Consultou o relógio e viu que eram 18h30min. Combinara de encontrar Pietra às 19h, e voltou sem pressa para dentro de casa. Foi à cozinha, pegou a garrafa de vinho que comprara mais cedo, verificou se as portas do porão e do quarto no andar de cima estavam devidamente trancadas e, por fim, acionou o alarme. Se alguém invadisse, ele ficaria sabendo imediatamente através de uma mensagem enviada a um pager que levava no bolso.

Não se esqueça da arma.

- Você acha que eu vou precisar dela? – ele planejara cada passo que daria naquela noite. Era cuidadoso com a execução de suas obras de arte.

Nunca se sabe.

Verdade. Ele pegou a calibre .45 com silenciador que guardava no armário da sala e saiu de casa, trancando também a porta da frente. Entrou em seu Ford negro e girou a chave na ignição. Deixou o vinho ao seu lado no banco de passageiro e deu partida, ligando o rádio e assobiando ao ritmo de Wish You Were Here.

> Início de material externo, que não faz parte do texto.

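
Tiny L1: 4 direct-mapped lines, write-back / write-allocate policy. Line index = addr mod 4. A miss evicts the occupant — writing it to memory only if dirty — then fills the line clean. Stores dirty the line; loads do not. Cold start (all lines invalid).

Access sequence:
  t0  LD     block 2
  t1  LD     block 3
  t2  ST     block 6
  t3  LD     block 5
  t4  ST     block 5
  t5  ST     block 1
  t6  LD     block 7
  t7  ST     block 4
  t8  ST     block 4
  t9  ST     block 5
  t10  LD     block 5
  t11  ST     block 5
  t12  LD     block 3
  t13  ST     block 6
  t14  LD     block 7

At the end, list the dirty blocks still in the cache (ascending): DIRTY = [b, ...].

  0 | R B2 → L2 miss [-]
  1 | R B3 → L3 miss [-]
  2 | W B6 → L2 miss [D]
  3 | R B5 → L1 miss [-]
  4 | W B5 → L1 hit [D]
  5 | W B1 → L1 miss wb→B5 [D]
  6 | R B7 → L3 miss [-]
  7 | W B4 → L0 miss [D]
  8 | W B4 → L0 hit [D]
  9 | W B5 → L1 miss wb→B1 [D]
  10 | R B5 → L1 hit [D]
  11 | W B5 → L1 hit [D]
  12 | R B3 → L3 miss [-]
  13 | W B6 → L2 hit [D]
  14 | R B7 → L3 miss [-]

DIRTY = [4, 5, 6]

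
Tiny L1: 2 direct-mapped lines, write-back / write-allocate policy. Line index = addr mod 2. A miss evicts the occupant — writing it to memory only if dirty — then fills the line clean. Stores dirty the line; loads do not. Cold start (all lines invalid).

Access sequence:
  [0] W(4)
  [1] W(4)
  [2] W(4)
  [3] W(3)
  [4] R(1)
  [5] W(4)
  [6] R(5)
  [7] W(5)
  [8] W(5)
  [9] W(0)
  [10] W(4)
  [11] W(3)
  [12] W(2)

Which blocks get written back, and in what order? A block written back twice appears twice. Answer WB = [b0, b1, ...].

WB = [3, 4, 0, 5, 4]

0: W B4 -> L0 miss  d=D]
1: W B4 -> L0 hit  d=D]
2: W B4 -> L0 hit  d=D]
3: W B3 -> L1 miss  d=D]
4: R B1 -> L1 miss wb->B3  d=-]
5: W B4 -> L0 hit  d=D]
6: R B5 -> L1 miss  d=-]
7: W B5 -> L1 hit  d=D]
8: W B5 -> L1 hit  d=D]
9: W B0 -> L0 miss wb->B4  d=D]
10: W B4 -> L0 miss wb->B0  d=D]
11: W B3 -> L1 miss wb->B5  d=D]
12: W B2 -> L0 miss wb->B4  d=D]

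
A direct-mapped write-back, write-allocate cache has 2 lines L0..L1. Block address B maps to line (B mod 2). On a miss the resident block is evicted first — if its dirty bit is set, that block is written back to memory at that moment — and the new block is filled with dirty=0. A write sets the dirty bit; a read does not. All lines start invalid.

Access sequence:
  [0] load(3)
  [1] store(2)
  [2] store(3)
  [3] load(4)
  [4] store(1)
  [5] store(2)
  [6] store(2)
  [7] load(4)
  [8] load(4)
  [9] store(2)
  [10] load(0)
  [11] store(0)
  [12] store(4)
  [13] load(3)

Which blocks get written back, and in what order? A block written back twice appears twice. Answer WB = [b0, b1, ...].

WB = [2, 3, 2, 2, 0, 1]

  0 | R B3 → L1 miss [-]
  1 | W B2 → L0 miss [D]
  2 | W B3 → L1 hit [D]
  3 | R B4 → L0 miss wb→B2 [-]
  4 | W B1 → L1 miss wb→B3 [D]
  5 | W B2 → L0 miss [D]
  6 | W B2 → L0 hit [D]
  7 | R B4 → L0 miss wb→B2 [-]
  8 | R B4 → L0 hit [-]
  9 | W B2 → L0 miss [D]
  10 | R B0 → L0 miss wb→B2 [-]
  11 | W B0 → L0 hit [D]
  12 | W B4 → L0 miss wb→B0 [D]
  13 | R B3 → L1 miss wb→B1 [-]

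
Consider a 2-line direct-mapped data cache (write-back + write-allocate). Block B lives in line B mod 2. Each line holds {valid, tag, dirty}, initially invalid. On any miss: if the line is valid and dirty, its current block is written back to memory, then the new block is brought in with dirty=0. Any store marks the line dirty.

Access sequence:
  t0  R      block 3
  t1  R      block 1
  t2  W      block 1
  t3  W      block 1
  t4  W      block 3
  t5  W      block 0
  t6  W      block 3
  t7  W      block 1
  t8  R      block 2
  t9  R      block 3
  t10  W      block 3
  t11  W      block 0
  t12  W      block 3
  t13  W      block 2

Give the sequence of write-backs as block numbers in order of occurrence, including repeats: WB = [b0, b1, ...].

WB = [1, 3, 0, 1, 0]

0: R B3 -> L1 miss  d=-]
1: R B1 -> L1 miss  d=-]
2: W B1 -> L1 hit  d=D]
3: W B1 -> L1 hit  d=D]
4: W B3 -> L1 miss wb->B1  d=D]
5: W B0 -> L0 miss  d=D]
6: W B3 -> L1 hit  d=D]
7: W B1 -> L1 miss wb->B3  d=D]
8: R B2 -> L0 miss wb->B0  d=-]
9: R B3 -> L1 miss wb->B1  d=-]
10: W B3 -> L1 hit  d=D]
11: W B0 -> L0 miss  d=D]
12: W B3 -> L1 hit  d=D]
13: W B2 -> L0 miss wb->B0  d=D]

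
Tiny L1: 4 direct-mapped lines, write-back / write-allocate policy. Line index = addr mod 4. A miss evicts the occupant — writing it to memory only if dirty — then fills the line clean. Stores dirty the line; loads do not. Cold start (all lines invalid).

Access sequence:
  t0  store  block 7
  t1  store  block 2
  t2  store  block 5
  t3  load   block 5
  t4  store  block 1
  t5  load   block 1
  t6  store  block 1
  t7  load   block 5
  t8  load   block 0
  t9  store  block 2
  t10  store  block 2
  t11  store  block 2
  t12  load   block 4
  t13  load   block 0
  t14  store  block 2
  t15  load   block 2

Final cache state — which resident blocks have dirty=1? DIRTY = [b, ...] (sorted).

DIRTY = [2, 7]

0: W B7 → L3 miss [D]
1: W B2 → L2 miss [D]
2: W B5 → L1 miss [D]
3: R B5 → L1 hit [D]
4: W B1 → L1 miss wb→B5 [D]
5: R B1 → L1 hit [D]
6: W B1 → L1 hit [D]
7: R B5 → L1 miss wb→B1 [-]
8: R B0 → L0 miss [-]
9: W B2 → L2 hit [D]
10: W B2 → L2 hit [D]
11: W B2 → L2 hit [D]
12: R B4 → L0 miss [-]
13: R B0 → L0 miss [-]
14: W B2 → L2 hit [D]
15: R B2 → L2 hit [D]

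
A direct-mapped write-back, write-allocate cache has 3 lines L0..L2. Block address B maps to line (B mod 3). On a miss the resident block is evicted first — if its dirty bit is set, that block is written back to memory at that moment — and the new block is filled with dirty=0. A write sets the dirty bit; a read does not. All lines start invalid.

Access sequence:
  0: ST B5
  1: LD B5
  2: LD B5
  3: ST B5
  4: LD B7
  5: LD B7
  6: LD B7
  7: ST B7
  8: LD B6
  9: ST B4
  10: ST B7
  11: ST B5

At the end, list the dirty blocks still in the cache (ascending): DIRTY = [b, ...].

DIRTY = [5, 7]

  0 | W B5 → L2 miss [D]
  1 | R B5 → L2 hit [D]
  2 | R B5 → L2 hit [D]
  3 | W B5 → L2 hit [D]
  4 | R B7 → L1 miss [-]
  5 | R B7 → L1 hit [-]
  6 | R B7 → L1 hit [-]
  7 | W B7 → L1 hit [D]
  8 | R B6 → L0 miss [-]
  9 | W B4 → L1 miss wb→B7 [D]
  10 | W B7 → L1 miss wb→B4 [D]
  11 | W B5 → L2 hit [D]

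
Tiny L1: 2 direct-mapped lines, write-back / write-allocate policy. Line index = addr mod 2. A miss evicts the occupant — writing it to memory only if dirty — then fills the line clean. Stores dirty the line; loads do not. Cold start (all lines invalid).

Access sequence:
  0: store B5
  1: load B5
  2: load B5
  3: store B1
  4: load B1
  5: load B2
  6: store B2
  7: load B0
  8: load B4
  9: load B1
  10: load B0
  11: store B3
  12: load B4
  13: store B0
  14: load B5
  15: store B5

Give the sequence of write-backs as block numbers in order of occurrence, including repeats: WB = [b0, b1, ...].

WB = [5, 2, 1, 3]

  0 | W B5 → L1 miss [D]
  1 | R B5 → L1 hit [D]
  2 | R B5 → L1 hit [D]
  3 | W B1 → L1 miss wb→B5 [D]
  4 | R B1 → L1 hit [D]
  5 | R B2 → L0 miss [-]
  6 | W B2 → L0 hit [D]
  7 | R B0 → L0 miss wb→B2 [-]
  8 | R B4 → L0 miss [-]
  9 | R B1 → L1 hit [D]
  10 | R B0 → L0 miss [-]
  11 | W B3 → L1 miss wb→B1 [D]
  12 | R B4 → L0 miss [-]
  13 | W B0 → L0 miss [D]
  14 | R B5 → L1 miss wb→B3 [-]
  15 | W B5 → L1 hit [D]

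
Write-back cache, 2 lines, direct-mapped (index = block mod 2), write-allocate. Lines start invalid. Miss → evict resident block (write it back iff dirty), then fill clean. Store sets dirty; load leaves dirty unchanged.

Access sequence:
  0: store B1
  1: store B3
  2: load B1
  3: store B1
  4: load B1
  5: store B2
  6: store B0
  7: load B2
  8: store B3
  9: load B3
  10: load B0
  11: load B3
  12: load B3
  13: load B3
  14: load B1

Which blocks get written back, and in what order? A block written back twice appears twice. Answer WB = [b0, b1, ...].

WB = [1, 3, 2, 0, 1, 3]

0: W B1 → L1 miss [D]
1: W B3 → L1 miss wb→B1 [D]
2: R B1 → L1 miss wb→B3 [-]
3: W B1 → L1 hit [D]
4: R B1 → L1 hit [D]
5: W B2 → L0 miss [D]
6: W B0 → L0 miss wb→B2 [D]
7: R B2 → L0 miss wb→B0 [-]
8: W B3 → L1 miss wb→B1 [D]
9: R B3 → L1 hit [D]
10: R B0 → L0 miss [-]
11: R B3 → L1 hit [D]
12: R B3 → L1 hit [D]
13: R B3 → L1 hit [D]
14: R B1 → L1 miss wb→B3 [-]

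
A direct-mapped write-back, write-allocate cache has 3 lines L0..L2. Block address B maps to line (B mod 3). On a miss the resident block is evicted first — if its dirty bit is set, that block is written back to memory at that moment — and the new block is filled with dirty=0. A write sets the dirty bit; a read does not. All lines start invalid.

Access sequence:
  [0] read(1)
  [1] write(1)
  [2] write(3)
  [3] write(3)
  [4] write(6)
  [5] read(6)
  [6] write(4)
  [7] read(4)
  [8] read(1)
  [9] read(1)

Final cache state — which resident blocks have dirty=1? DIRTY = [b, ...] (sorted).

0: R B1 -> L1 miss  d=-]
1: W B1 -> L1 hit  d=D]
2: W B3 -> L0 miss  d=D]
3: W B3 -> L0 hit  d=D]
4: W B6 -> L0 miss wb->B3  d=D]
5: R B6 -> L0 hit  d=D]
6: W B4 -> L1 miss wb->B1  d=D]
7: R B4 -> L1 hit  d=D]
8: R B1 -> L1 miss wb->B4  d=-]
9: R B1 -> L1 hit  d=-]

DIRTY = [6]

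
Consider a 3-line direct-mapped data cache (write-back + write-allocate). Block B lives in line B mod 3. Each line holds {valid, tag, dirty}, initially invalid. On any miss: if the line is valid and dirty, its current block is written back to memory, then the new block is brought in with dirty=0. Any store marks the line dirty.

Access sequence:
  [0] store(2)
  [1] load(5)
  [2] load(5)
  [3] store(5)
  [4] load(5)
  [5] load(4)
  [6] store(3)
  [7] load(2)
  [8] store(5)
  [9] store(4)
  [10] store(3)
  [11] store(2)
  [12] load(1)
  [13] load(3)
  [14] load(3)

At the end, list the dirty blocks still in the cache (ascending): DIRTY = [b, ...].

  0 | W B2 → L2 miss [D]
  1 | R B5 → L2 miss wb→B2 [-]
  2 | R B5 → L2 hit [-]
  3 | W B5 → L2 hit [D]
  4 | R B5 → L2 hit [D]
  5 | R B4 → L1 miss [-]
  6 | W B3 → L0 miss [D]
  7 | R B2 → L2 miss wb→B5 [-]
  8 | W B5 → L2 miss [D]
  9 | W B4 → L1 hit [D]
  10 | W B3 → L0 hit [D]
  11 | W B2 → L2 miss wb→B5 [D]
  12 | R B1 → L1 miss wb→B4 [-]
  13 | R B3 → L0 hit [D]
  14 | R B3 → L0 hit [D]

DIRTY = [2, 3]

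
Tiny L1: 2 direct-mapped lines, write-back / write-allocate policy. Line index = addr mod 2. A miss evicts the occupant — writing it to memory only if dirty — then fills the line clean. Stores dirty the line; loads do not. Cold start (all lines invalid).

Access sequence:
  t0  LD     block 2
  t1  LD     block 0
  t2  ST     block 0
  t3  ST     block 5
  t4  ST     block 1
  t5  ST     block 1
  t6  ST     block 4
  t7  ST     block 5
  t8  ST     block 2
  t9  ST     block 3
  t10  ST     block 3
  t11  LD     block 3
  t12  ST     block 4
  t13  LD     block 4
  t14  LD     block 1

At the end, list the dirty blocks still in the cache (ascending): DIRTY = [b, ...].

0: R B2 → L0 miss [-]
1: R B0 → L0 miss [-]
2: W B0 → L0 hit [D]
3: W B5 → L1 miss [D]
4: W B1 → L1 miss wb→B5 [D]
5: W B1 → L1 hit [D]
6: W B4 → L0 miss wb→B0 [D]
7: W B5 → L1 miss wb→B1 [D]
8: W B2 → L0 miss wb→B4 [D]
9: W B3 → L1 miss wb→B5 [D]
10: W B3 → L1 hit [D]
11: R B3 → L1 hit [D]
12: W B4 → L0 miss wb→B2 [D]
13: R B4 → L0 hit [D]
14: R B1 → L1 miss wb→B3 [-]

DIRTY = [4]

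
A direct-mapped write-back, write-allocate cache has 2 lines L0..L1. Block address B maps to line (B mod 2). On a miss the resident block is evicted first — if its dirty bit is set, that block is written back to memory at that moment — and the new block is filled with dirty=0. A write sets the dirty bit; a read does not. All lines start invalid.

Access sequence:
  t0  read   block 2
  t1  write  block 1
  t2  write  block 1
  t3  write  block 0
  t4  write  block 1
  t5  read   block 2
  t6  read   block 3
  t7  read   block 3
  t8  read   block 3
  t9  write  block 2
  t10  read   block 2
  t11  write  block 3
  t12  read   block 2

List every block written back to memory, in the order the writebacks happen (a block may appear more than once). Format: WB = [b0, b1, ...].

WB = [0, 1]

0: R B2 -> L0 miss  d=-]
1: W B1 -> L1 miss  d=D]
2: W B1 -> L1 hit  d=D]
3: W B0 -> L0 miss  d=D]
4: W B1 -> L1 hit  d=D]
5: R B2 -> L0 miss wb->B0  d=-]
6: R B3 -> L1 miss wb->B1  d=-]
7: R B3 -> L1 hit  d=-]
8: R B3 -> L1 hit  d=-]
9: W B2 -> L0 hit  d=D]
10: R B2 -> L0 hit  d=D]
11: W B3 -> L1 hit  d=D]
12: R B2 -> L0 hit  d=D]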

Ele dirigiu devagar, o vidro aberto para deixar entrar os aromas da noite de domingo. Sentiu cheiro de grama, de chuva ao longe e de terra. Esse último cheiro fez com que ele se lembrasse de uma tarde há muito tempo, quando ele ainda era um mortal e não um ser infinito. Um celeiro. Um arame em seu pescoço. Um homem que dizia ser seu pai em cima dele. Ele caído de cara na imundice, comendo poeira e se afogando em seu próprio vômito. Olhou para o retrovisor e ergueu o queixo, certificando-se de que a cicatriz estava bem escondida.

No banco de trás, seu anjo cantava. Ele sorriu e desligou o rádio para poder ouvi-la melhor.

Quinze minutos depois, o acampamento de trailers surgiu mais à frente na estrada de terra. Janelas brilhavam na noite, e ele escutou o som de risos e vozes alegres, ao mesmo tempo em que sentiu o cheiro de carne assada e batatas cozidas. Seu estômago roncou, o que o deixou um pouco surpreso. Geralmente, ele não sentia fome: alimentava-se apenas para suprir as necessidades daquele corpo fraco e falso que usava para esconder o seu verdadeiro eu, mas nunca chegou a realmente desejar comida. Agora, no entanto, sua boca salivava.

Uma fogueira ardia no centro do acampamento, pintando com um laranja quente as paredes de metal dos trailers. Pessoas sentavam-se em torno do fogo, crianças corriam e brincavam com cachorros vira-latas e não havia uma alma ali, humana ou animal, que não estivesse alegre. Ele observou-os conversar, trocar sorrisos e gritar insultos de brincadeira uns para os outros. Estudou-os. Misturou-se. Não viu Pietra ou Joanna em lugar nenhum, mas tudo bem. Logo, elas estariam orbitando em torno dele, atraídas por seu poder gravitacional. Desaguando nele, como todas as coisas desaguavam cedo ou tarde.

Ele parou o Ford perto dos trailers, deu uma última verificada em seu anjo e saiu do carro.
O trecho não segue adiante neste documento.